Migrate from the Helm chart to the Linux package

Tier: Free, Premium, Ultimate Offering: Self-managed

To migrate from a Helm installation to a Linux package (Omnibus) installation:

  1. On the left sidebar, at the bottom, select Admin Area.
  2. Select Overview > Components to check your current version of GitLab.
  3. Prepare a clean machine and install the Linux package that matches your GitLab Helm chart version.
  4. Verify the integrity of Git repositories on your GitLab Helm chart instance before the migration.
  5. Create a backup of your GitLab Helm chart instance, and make sure to back up the secrets as well.
  6. Back up /etc/gitlab/gitlab-secrets.json on your Linux package instance.
  7. Install the yq tool (version 4.21.1 or later) on the workstation where you run kubectl commands.
  8. Create a copy of your /etc/gitlab/gitlab-secrets.json file on your workstation.
  9. Run the following command to obtain the secrets from your GitLab Helm chart instance.

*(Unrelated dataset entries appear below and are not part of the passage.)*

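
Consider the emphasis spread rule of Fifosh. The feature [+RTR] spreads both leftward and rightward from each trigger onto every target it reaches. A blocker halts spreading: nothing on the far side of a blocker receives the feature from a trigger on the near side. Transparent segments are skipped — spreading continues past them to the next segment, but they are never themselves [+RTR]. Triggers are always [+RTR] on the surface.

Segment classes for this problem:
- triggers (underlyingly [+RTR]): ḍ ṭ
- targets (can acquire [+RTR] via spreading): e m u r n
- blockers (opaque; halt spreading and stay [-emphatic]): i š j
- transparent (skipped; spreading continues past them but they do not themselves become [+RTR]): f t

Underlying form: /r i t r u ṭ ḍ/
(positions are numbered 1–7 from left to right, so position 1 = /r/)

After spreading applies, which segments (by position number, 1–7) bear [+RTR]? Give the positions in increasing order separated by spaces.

4 5 6 7

From /ṭ/ at 6 rightward: 7 /ḍ/ is itself a trigger — this domain ends here.
From /ṭ/ at 6 leftward: 5 /u/ → [+RTR]; 4 /r/ → [+RTR]; 3 /t/ transparent; 2 /i/ blocks.
From /ḍ/ at 7 rightward: word edge.
From /ḍ/ at 7 leftward: 6 /ṭ/ is itself a trigger — this domain ends here.
Target with no active source: position 1 stays [-emphatic].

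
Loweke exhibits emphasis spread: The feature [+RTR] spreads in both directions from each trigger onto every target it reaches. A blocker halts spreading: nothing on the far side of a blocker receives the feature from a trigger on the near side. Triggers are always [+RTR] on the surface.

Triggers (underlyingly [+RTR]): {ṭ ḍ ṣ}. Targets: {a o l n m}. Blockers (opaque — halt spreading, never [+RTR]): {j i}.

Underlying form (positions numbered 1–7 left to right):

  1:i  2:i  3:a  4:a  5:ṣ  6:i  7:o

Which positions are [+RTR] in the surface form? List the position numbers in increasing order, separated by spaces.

3 4 5

From /ṣ/ at 5 rightward: 6 /i/ blocks.
From /ṣ/ at 5 leftward: 4 /a/ → [+RTR]; 3 /a/ → [+RTR]; 2 /i/ blocks.
Target with no active source: position 7 stays [-emphatic].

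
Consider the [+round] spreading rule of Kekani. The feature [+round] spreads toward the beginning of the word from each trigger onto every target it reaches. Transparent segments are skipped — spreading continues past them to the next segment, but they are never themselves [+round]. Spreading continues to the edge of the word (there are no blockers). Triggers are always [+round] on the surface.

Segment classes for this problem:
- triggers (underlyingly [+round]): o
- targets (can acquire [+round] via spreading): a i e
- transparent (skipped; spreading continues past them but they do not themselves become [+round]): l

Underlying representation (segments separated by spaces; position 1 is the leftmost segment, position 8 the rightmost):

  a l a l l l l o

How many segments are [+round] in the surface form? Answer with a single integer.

From /o/ at 8 leftward: 7 /l/ transparent; 6 /l/ transparent; 5 /l/ transparent; 4 /l/ transparent; 3 /a/ → [+round]; 2 /l/ transparent; 1 /a/ → [+round]; word edge.
[+round] positions on the surface: 1 3 8.

3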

Replace GITLAB_NAMESPACE and RELEASE with appropriate values:

    kubectl get secret -n GITLAB_NAMESPACE RELEASE-rails-secret -ojsonpath='{.data.secrets\.yml}' | yq '@base64d | from_yaml | .production' -o json > rails-secrets.json
    yq eval-all 'select(filename == "gitlab-secrets.json").gitlab_rails = select(filename == "rails-secrets.json") | select(filename == "gitlab-secrets.json")' -ojson  gitlab-secrets.json rails-secrets.json > gitlab-secrets-updated.json
    
  10. The result is gitlab-secrets-updated.json, which you can use to replace the old version of /etc/gitlab/gitlab-secrets.json on your Linux package instance.
  11. After replacing /etc/gitlab/gitlab-secrets.json, reconfigure your Linux package instance:

    sudo gitlab-ctl reconfigure
    
  12. In the Linux package instance, configure object storage, and make sure it works by testing LFS, artifacts, uploads, and so on.
  13. If you use the Container Registry, configure its object storage separately. It does not support the consolidated object storage.
  14. Sync the data from your object storage connected to the Helm chart instance with the new storage connected to the Linux package instance. A couple of notes:

    • For S3-compatible storages, use the s3cmd utility to copy the data.
    • If you plan to use an S3-compatible object storage like MinIO with your Linux package instance, you should configure the options endpoint pointing to your MinIO and set path_style to true in /etc/gitlab/gitlab.rb.
    • You may re-use your old object storage with the new Linux package instance. In this case, you do not need to sync data between two object storages. However, the storage could be de-provisioned when you uninstall GitLab Helm chart if you are using the built-in MinIO instance.
  15. Copy the GitLab Helm backup to /var/opt/gitlab/backups on your Linux package instance, and perform the restore.
  16. After the restore is complete, run the doctor Rake tasks to make sure that the secrets are valid.
  17. After everything is verified, you may uninstall the GitLab Helm chart instance.